Bregalad wrote:
Well I'll recommend to read this wiki article :
http://wiki.nesdev.com/w/index.php/Division_by_a_constant_integerIt is possible (and easy) to divide by 3 using only the accumulator, if the result don't exceed 8-bit that is. (the example code is for 4-bit, therefore there is 4 comparaisons, but if you need more bits in the result you need to do more comparaisons). If the result is 16-bit then you'd have to complicate the example code, splitting it into low and high 8-bits.
Caveat: none of this code is tested.
An alternative is to multiply by the reciprocal.
The reciprocal of 14 is (in binary) .0001001001001...
Since 14 has non power of 2 factors the reciprocal
is a repeating decimal which can be useful.

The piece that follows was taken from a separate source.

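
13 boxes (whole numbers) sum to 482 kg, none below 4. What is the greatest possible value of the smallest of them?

If every one of the 13 were at least 38, the total would be at least 13 × 38 = 494 > 482.
Achievable: 12 of them at 37 and 1 at 38 total 482.

37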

You need enough partial products to get your desired
accuracy, that is, if you want it accurate to the nearest
integer and the number you're dividing is a single byte
(max value ~256) your smallest partial product needs to be
<1/256 so that that partial product is less than 1
because you want it accurate to the nearest 1
So in that case (one byte divided by 14 accurate to the
nearest integer) you need to multiply by .0001001001
Defer the division of the partial products so that you
retain as much accuracy as possible.
Code:
sta temp
lsr
lsr
lsr ; A = number x .001
; don't clear the carry to get some rounding
adc temp ; C,A now contain 1.001 x number
ror ; ror not lsr, gotta keep C
lsr
lsr
adc temp ; C,A now contain 1.001001 x number
ror
lsr
lsr
lsr ; A= .0001001001 x number = number/14
Because it'a a repeating decimal you could roll
it up into a loop.
not so useful for a single byte divided by 14
but might be for 16 bits divided by 3
Also since it's a repeating decimal you can
Accumulate a partial product and save some adding.
1/3 (decimal) = .010101010101... (binary)
And in the case of 1/3 it repeats bytewise so you
can accumulate a byte's worth of partial product
and then shift by bytes.
so you might eg do a loop that accumulates four
of the partial products from the reciprocal and then
add the high byte of that in, shifted one byte,
to get the answer.
you'd generate number x .10101010
then shift that by a byte and add it in to get
Code:
.10101010
+ .000000001010101
= .101010101010101
and if you're only doing 16 bits accuracy, you only need
to add in the high byte (shifted by one byte)
some code (like I said, untested)
Code:
; A contains the number to be divided
; enter with
; A containing the hi byte of the number to be divided by 3
; Y containing the lo byte of the number to be divided by 3
; the hi byte of the partial product is kept in A or saved
; on the stack when neccessary
; save the number in lo_temp, hi_temp
sty lo_temp
sty lo_product
sta hi_temp
ldy #$03
clc
; each pass of the loop divides the partial product by 4
; and then adds number in lo_temp, hi_temp to that
LOOP
ror
ror lo_product
lsr
ror lo_product
pha
lda lo_product
adc lo_temp
sta lo_product
pla
adc hi_temp
dey
bne LOOP
; C,A and lo_product should now contain 1.010101 x number
ror ; get the high bit of the partial product
ror lo_product ; from C in to A so that A, lo_product now
; contain .1010101 x number
pha ; save the hi byte of the partial product
adc lo_product ; and add it back in shifted by one byte
sta lo_product
pla
adc #$00 ; propagate the carry from the lo byte
; A, lo_product now contain
; .101010101010101 x number
lsr
ror lo_product
edit: fixed the wrong way shifts jeez what a mistake to make!
edit: too many passes through the loop